I'm trying to write a function that will take an array of initialisation functions, along with their options. I am able derive the type of the options from the function, so I thought I should therefore be able to check that the options I provide are of the same type.

The example is a minimised version of this.
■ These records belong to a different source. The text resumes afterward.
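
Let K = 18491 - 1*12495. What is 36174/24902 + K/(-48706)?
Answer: 403144613/303219203 ≈ 1.3295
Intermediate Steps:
K = 5996 (K = 18491 - 12495 = 5996)
36174/24902 + K/(-48706) = 36174/24902 + 5996/(-48706) = 36174*(1/24902) + 5996*(-1/48706) = 18087/12451 - 2998/24353 = 403144613/303219203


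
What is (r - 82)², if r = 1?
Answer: 6561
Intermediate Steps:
(r - 82)² = (1 - 82)² = (-81)² = 6561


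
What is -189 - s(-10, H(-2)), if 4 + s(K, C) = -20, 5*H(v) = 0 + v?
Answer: -165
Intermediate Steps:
H(v) = v/5 (H(v) = (0 + v)/5 = v/5)
s(K, C) = -24 (s(K, C) = -4 - 20 = -24)
-189 - s(-10, H(-2)) = -189 - 1*(-24) = -189 + 24 = -165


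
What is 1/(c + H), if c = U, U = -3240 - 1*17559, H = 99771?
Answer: 1/78972 ≈ 1.2663e-5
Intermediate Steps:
U = -20799 (U = -3240 - 17559 = -20799)
c = -20799
1/(c + H) = 1/(-20799 + 99771) = 1/78972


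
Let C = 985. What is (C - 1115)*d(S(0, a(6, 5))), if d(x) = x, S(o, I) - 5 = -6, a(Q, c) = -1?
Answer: 130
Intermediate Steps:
S(o, I) = -1 (S(o, I) = 5 - 6 = -1)
(C - 1115)*d(S(0, a(6, 5))) = (985 - 1115)*(-1) = -130*(-1) = 130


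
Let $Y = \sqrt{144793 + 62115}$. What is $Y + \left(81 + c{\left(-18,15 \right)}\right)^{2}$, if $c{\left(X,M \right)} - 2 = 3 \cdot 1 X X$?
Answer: $1113025 + 2 \sqrt{51727} \approx 1.1135 \cdot 10^{6}$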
I think I need an independent generic for each array item, but I obviously don't know the size of the array.

type O<T> = { a: T }
type E<T> = [O<T>, T]

const f = <T={}>(array: E<T>[]) => {}

f([
  [{ a: 4 }, 4],     //Works
  [{ a: "5" }, "5"]   //Doesn't work as T is set to number
])

Answer 1

The solution:

type O = { a: any }

type E<T extends O[]> = {
   [P in keyof T]: T[P] extends T[number] ? [T[P], T[P]["a"]] : never;
}  

const f = <T extends O[]>(...args: E<T>) => { }  

Or more generically as:

type E<T extends {}[], K extends keyof T[number]> = {
   [P in keyof T]: T[P] extends T[number] ? [T[P], T[P][K]] : never;
}

const f = <T extends O[]>(...args: E<T, "a">) => { }

It should be noted that I could not get this to work without using the rest parameter.

Explanation:

Once I stopped focusing so much on a single generic for each element, using mapped types I managed to get to:

type E<T extends { a: any }[]> = {
   [P in keyof T]:  [T[P], T[P]["a"]]
}

But got an error: Type '"a"' cannot be used to index type 'T[P]'.

This turns out to be because using keyof with tuples includes non-number keys (e.g. 'length'). I found the solution on a Typescript Github issue; only check the numeric keys.